Marcelo Figueras
En la madrugada me puse a hacer zapping en la casa que le prestaron a mi amigo Pasqual, en Ramallah, Palestina. Empecé a pasar canales como tonto. Superé la barrera del centenar y seguí. Pronto llegué a los doscientos. Aunque mi dedo protestaba, no tardé en cruzar la línea de los trescientos y contando: Al Agariya, Al Forat, Al Hidaya, Al Hiwar, Al Mishkat… Es verdad que había algunas repetidoras de material internacional, con series, películas y canales de noticias, pero la inmensa mayoría eran estaciones de origen árabe que barrian todo el espectro del medio. Telenovelas. Informativos. Películas. Infantiles. Canales religiosos y de debates politícos. Surfear entre tantos canales sin entender nada es una rara experiencia. Como haber dormido para despertarse en un universo nuevo, del que nada sabemos.

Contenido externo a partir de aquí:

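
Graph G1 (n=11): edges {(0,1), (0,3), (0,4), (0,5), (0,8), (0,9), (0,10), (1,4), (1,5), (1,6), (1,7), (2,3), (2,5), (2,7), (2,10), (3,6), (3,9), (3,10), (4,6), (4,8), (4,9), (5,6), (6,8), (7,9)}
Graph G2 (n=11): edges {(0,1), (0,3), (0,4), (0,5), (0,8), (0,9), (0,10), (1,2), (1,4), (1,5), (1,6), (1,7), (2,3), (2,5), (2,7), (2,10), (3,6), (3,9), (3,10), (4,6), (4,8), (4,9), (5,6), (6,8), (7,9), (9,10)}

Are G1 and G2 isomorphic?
No, not isomorphic

The graphs are NOT isomorphic.

Counting edges: G1 has 24 edge(s); G2 has 26 edge(s).
Edge count is an isomorphism invariant (a bijection on vertices induces a bijection on edges), so differing edge counts rule out isomorphism.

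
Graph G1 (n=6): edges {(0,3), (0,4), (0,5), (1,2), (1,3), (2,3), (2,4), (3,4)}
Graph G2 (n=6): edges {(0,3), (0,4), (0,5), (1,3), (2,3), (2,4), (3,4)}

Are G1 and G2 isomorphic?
No, not isomorphic

The graphs are NOT isomorphic.

Counting edges: G1 has 8 edge(s); G2 has 7 edge(s).
Edge count is an isomorphism invariant (a bijection on vertices induces a bijection on edges), so differing edge counts rule out isomorphism.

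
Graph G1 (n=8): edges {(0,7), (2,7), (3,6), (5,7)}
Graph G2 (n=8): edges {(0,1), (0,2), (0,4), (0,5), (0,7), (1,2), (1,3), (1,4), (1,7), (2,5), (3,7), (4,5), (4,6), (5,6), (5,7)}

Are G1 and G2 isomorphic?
No, not isomorphic

The graphs are NOT isomorphic.

Counting triangles (3-cliques): G1 has 0, G2 has 8.
Triangle count is an isomorphism invariant, so differing triangle counts rule out isomorphism.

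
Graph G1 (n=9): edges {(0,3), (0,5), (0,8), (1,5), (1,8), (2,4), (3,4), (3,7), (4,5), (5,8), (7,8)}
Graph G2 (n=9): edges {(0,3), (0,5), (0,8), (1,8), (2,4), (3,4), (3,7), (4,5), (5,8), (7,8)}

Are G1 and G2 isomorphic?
No, not isomorphic

The graphs are NOT isomorphic.

Counting edges: G1 has 11 edge(s); G2 has 10 edge(s).
Edge count is an isomorphism invariant (a bijection on vertices induces a bijection on edges), so differing edge counts rule out isomorphism.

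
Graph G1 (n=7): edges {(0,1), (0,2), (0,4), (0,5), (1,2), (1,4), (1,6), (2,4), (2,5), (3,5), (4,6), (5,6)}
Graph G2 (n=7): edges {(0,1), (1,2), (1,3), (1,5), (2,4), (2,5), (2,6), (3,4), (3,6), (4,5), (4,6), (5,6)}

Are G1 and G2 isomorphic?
Yes, isomorphic

The graphs are isomorphic.
One valid mapping φ: V(G1) → V(G2): 0→5, 1→4, 2→2, 3→0, 4→6, 5→1, 6→3

Verify φ preserves adjacency — for each edge of G1, its image is an edge of G2:
  (0,1) → (φ(0),φ(1)) = (4,5) ∈ E(G2) ✓
  (0,2) → (φ(0),φ(2)) = (2,5) ∈ E(G2) ✓
  (0,4) → (φ(0),φ(4)) = (5,6) ∈ E(G2) ✓
  (0,5) → (φ(0),φ(5)) = (1,5) ∈ E(G2) ✓
  (1,2) → (φ(1),φ(2)) = (2,4) ∈ E(G2) ✓
  (1,4) → (φ(1),φ(4)) = (4,6) ∈ E(G2) ✓
  (1,6) → (φ(1),φ(6)) = (3,4) ∈ E(G2) ✓
  (2,4) → (φ(2),φ(4)) = (2,6) ∈ E(G2) ✓
  (2,5) → (φ(2),φ(5)) = (1,2) ∈ E(G2) ✓
  (3,5) → (φ(3),φ(5)) = (0,1) ∈ E(G2) ✓
  (4,6) → (φ(4),φ(6)) = (3,6) ∈ E(G2) ✓
  (5,6) → (φ(5),φ(6)) = (1,3) ∈ E(G2) ✓
All 12 edges of G1 map to edges of G2, and |E(G1)| = |E(G2)| = 12, so φ is a bijection on edges as well as vertices. Hence G1 ≅ G2.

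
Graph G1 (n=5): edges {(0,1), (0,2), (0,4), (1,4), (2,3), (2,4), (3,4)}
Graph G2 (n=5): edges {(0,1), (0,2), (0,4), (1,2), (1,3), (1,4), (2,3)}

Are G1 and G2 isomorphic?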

Claro que sabía que el mundo árabe es precisamente eso, un mundo en sí mismo. Con una historia milenaria, variedad cultural y religiosa y múltiples nacionalidades que ni siquiera lo expresan todo. (Piensen en los sunies y en los chiítas que viven a los codazos en Irak, esa entelequia creada por los occidentales -y también destruida por ellos.) Pero una cosa es saber intelectualmente y otra muy distinta es conocer. Anoche, viendo toda esa gente que hablaba, discutía, actuaba, reía, cocinaba, investigaba, oraba y entretenía, sentí -porque no puedo decir tan sólo qué supe: sentí, además- la intuición de la vastedad de este mundo tan desconocido como mal conocido. La TV fue un modesto aleph, que me permitió ver todo lo que estaba ocurriendo en ese instante en el mundo árabe a la vez que me dejaba en el umbral del conocimiento verdadero.
No pude entender nada de lo que estaban diciendo, pero comprendí algo. Más allá del idioma y de las idiosincracias culturales, esa televisión se parecía mucho a la televisión de cualquier parte. Y las emociones que ponía en pantalla eran todas reconocibles. Alegría. Preocupación. Orgullo. Deseo de vivir. De tanto en tanto deberíamos entrecruzar satélites, para que nuestros televisores mostrasen durante algún tiempo tan sólo los programas de los otros. Después de la bronca inicial, aprenderíamos a reconocernos en las formas del otro. Y entonces dejaríamos de pensarlo como enemigo.